Early in life and without special training, human beings discern resemblance between abstract visual stimuli, such as drawings, and the real-world objects they represent. We used this capacity for visual abstraction as a tool for evaluating deep neural networks (DNNs) as models of human visual perception. Contrasting five contemporary DNNs, we evaluated how well each explains human similarity judgments among line drawings of recognizable and novel objects. For object sketches, human judgments were dominated by semantic category information; DNN representations contributed little additional information. In contrast, such features explained significant unique variance perceived similarity of abstract drawings. In both cases, a vision transformer trained to blend representations of images and their natural language descriptions showed the greatest ability to explain human perceptual similarity-an observation consistent with contemporary views of semantic representation and processing in the human mind and brain. Together, the results suggest that the building blocks of visual similarity may arise within systems that learn to use visual information, not for specific classification, but in service of generating semantic representations of objects.
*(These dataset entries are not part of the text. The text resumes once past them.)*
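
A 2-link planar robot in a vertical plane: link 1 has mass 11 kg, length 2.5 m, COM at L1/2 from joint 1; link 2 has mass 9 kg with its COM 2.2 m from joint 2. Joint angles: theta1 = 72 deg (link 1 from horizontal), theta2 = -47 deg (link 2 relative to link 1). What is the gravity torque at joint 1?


Horizontal distance from joint 1 to link-1 COM:
  x_c1 = (L1/2)*cos(t1) = 1.25 * 0.309 = 0.3863 m
Horizontal distance from joint 1 to link-2 COM:
  x_c2 = L1*cos(t1) + Lc2*cos(t1+t2)
       = 2.5*0.309 + 2.2*0.9063 = 2.7664 m
tau1 = m1*g*x_c1 + m2*g*x_c2
     = 11*9.81*0.3863 + 9*9.81*2.7664
     = 41.6825 + 244.2472
     = 285.9297 Nm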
在生命早期且未经特殊训练的情况下,人类就能辨别抽象视觉刺激(如图画)与其所代表的现实世界物体之间的相似性。我们利用这种视觉抽象能力作为一种工具,来评估深度神经网络(DNN)作为人类视觉感知模型的性能。通过对比五个当代DNN,我们评估了每个模型在解释人类对可识别和新颖物体的线条画之间的相似性判断方面的表现。对于物体草图,人类的判断主要受语义类别信息主导;DNN表示几乎没有提供额外信息。相比之下,这些特征解释了抽象画感知相似性中显著的独特方差。在这两种情况下,一个经过训练以融合图像及其自然语言描述表示的视觉Transformer表现出最强的解释人类感知相似性的能力——这一观察结果与当代关于人类心智和大脑中语义表示与处理的观点一致。总之,结果表明视觉相似性的构建模块可能出现在那些学习使用视觉信息的系统中,这些系统并非用于特定分类,而是为生成物体的语义表示服务。